Paste CSV-like rows with a consistent delimiter. Include a header row if you want to select columns by name. Non-numeric cells are skipped, so clean text labels before running diagnostics.
2) Why include an intercept?
An intercept lets the model fit a baseline level when predictors are zero. Many goodness-of-fit measures and the leverage rule use k, so changing the intercept changes thresholds and interpretation.
3) What does Cook’s D mean here?
Cook’s D estimates how much the fitted coefficients would shift if a row were removed. Values above 4/n are a practical screen, but you should also review context, measurement errors, and whether the point is legitimately extreme.
4) How should I read the residual plot?
Look for random scatter around zero with similar spread across fitted values. Curves suggest missing terms, while a widening spread suggests heteroscedasticity.
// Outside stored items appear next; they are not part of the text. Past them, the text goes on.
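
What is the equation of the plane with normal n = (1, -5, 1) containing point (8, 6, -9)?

The plane through P with normal n = (a, b, c) satisfies n·(r - P) = 0,
i.e. ax + by + cz = a·x₀ + b·y₀ + c·z₀.
d = 1·8 + (-5)·6 + 1·(-9)
  = 8 - 30 - 9
  = -31
Equation: x - 5y + z = -31

x - 5y + z = -31


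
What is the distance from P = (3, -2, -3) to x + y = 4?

distance = |a·x₀ + b·y₀ + c·z₀ - d| / √(a² + b² + c²)
  = |1·3 + 1·(-2) + 0·(-3) - 4| / √(1² + 1² + 0²)
  = |3 - 2 + 0 - 4| / √(1 + 1 + 0)
  = |-3| / √2
  = 3 / 1.414
  ≈ 2.121

2.121


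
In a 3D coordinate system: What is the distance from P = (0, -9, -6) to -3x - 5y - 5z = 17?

distance = |a·x₀ + b·y₀ + c·z₀ - d| / √(a² + b² + c²)
  = |(-3)·0 + (-5)·(-9) + (-5)·(-6) - 17| / √((-3)² + (-5)² + (-5)²)
  = |0 + 45 + 30 - 17| / √(9 + 25 + 25)
  = |58| / √59
  = 58 / 7.681
  ≈ 7.551

7.551


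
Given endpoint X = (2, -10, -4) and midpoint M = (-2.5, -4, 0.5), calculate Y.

Y = 2M - X
  = (2·(-2.5) - 2, 2·(-4) - (-10), 2·0.5 - (-4))
  = (-5 - 2, -8 + 10, 1 + 4)
  = (-7, 2, 5)

(-7, 2, 5)


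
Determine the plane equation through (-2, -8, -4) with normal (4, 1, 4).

The plane through P with normal n = (a, b, c) satisfies n·(r - P) = 0,
i.e. ax + by + cz = a·x₀ + b·y₀ + c·z₀.
d = 4·(-2) + 1·(-8) + 4·(-4)
  = -8 - 8 - 16
  = -32
Equation: 4x + y + 4z = -32

4x + y + 4z = -32


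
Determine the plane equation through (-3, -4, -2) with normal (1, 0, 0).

The plane through P with normal n = (a, b, c) satisfies n·(r - P) = 0,
i.e. ax + by + cz = a·x₀ + b·y₀ + c·z₀.
d = 1·(-3) + 0·(-4) + 0·(-2)
  = -3 + 0 + 0
  = -3
Equation: x = -3

x = -3


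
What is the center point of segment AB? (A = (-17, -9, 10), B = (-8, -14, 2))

M = ((x₁+x₂)/2, (y₁+y₂)/2, (z₁+z₂)/2)
  = ((-17 - 8)/2, (-9 - 14)/2, (10 + 2)/2)
  = (-25/2, -23/2, 12/2)
  = (-12.5, -11.5, 6)

(-12.5, -11.5, 6)


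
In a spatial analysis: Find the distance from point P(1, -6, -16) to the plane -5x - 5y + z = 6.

distance = |a·x₀ + b·y₀ + c·z₀ - d| / √(a² + b² + c²)
  = |(-5)·1 + (-5)·(-6) + 1·(-16) - 6| / √((-5)² + (-5)² + 1²)
  = |-5 + 30 - 16 - 6| / √(25 + 25 + 1)
  = |3| / √51
  = 3 / 7.141
  ≈ 0.4201

0.4201


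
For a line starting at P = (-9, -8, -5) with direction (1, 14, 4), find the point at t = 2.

P(t) = P + t·d
  = (-9 + 1·2, -8 + 14·2, -5 + 4·2)
  = (-9 + 2, -8 + 28, -5 + 8)
  = (-7, 20, 3)

(-7, 20, 3)


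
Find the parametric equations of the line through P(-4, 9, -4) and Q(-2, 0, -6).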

Use the standardized residual scale to compare across datasets.
5) When is VIF too high?
VIF near 1 indicates low collinearity. Values above 5 often signal moderate overlap and above 10 can make coefficients unstable. Consider dropping redundant predictors, combining features, or collecting more varied observations.
6) What do the normality and BP p-values affect?
They assess whether residual distribution and variance assumptions are plausible. If p-values are small, standard errors and p-values may be unreliable. Try transformations, robust errors, or weighted fitting, and re-check diagnostics after changes.